1 Haziran 2011 Çarşamba

Ben ne dediğimi biliyor muyum? (3)





AMA NE YAPACAĞIMI BİLİYORUM

Yeni şarkı yolda biraz daha yürümemi sağlıyor. Bugün işe gitmedim. Yarın da galiba gitmeyeceğim. Öğle rakısının çökeltisi nöronlarıma oturmuş durumda. Kasabanın çarşısı ve sokakları güneyle kuzey arasındaki farkın giderek azaldığını gösteriyor. Çöpleri dışarı atan teyzeler amcalar, öğrenciler.
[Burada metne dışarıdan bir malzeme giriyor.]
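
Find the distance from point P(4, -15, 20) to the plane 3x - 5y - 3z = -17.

distance = |a·x₀ + b·y₀ + c·z₀ - d| / √(a² + b² + c²)
  = |3·4 + (-5)·(-15) + (-3)·20 - (-17)| / √(3² + (-5)² + (-3)²)
  = |12 + 75 - 60 + 17| / √(9 + 25 + 9)
  = |44| / √43
  = 44 / 6.557
  ≈ 6.71

6.71


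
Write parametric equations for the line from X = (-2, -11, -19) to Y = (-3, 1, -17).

Direction vector d = Y - X = (-3 + 2, 1 + 11, -17 + 19) = (-1, 12, 2)
Parametric form r = X + t·d:
x = -2 - t, y = -11 + 12t, z = -19 + 2t

x = -2 - t, y = -11 + 12t, z = -19 + 2t


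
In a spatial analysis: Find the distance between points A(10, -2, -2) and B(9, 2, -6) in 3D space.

d = √[(x₂-x₁)² + (y₂-y₁)² + (z₂-z₁)²]
  = √[(-1)² + 4² + (-4)²]
  = √[1 + 16 + 16]
  = √33
  ≈ 5.745

5.745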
Zengin kasabalaıların hızla dış kasabaya göç ettiklerini, geriye sadece birazparalılar, kıtkanaatleri bıraktığı ortada. Kıtkanaatler garip bir tür. Mahallemdekiler gibiler.
Ama öbür kaşarlar bir gün mahalleme de gelecekler biliyorum. Orayı da değştirecekler. Biraz dışarıda ve korunaklı diye ağızlarını sulandırdığına adım gibi eminim.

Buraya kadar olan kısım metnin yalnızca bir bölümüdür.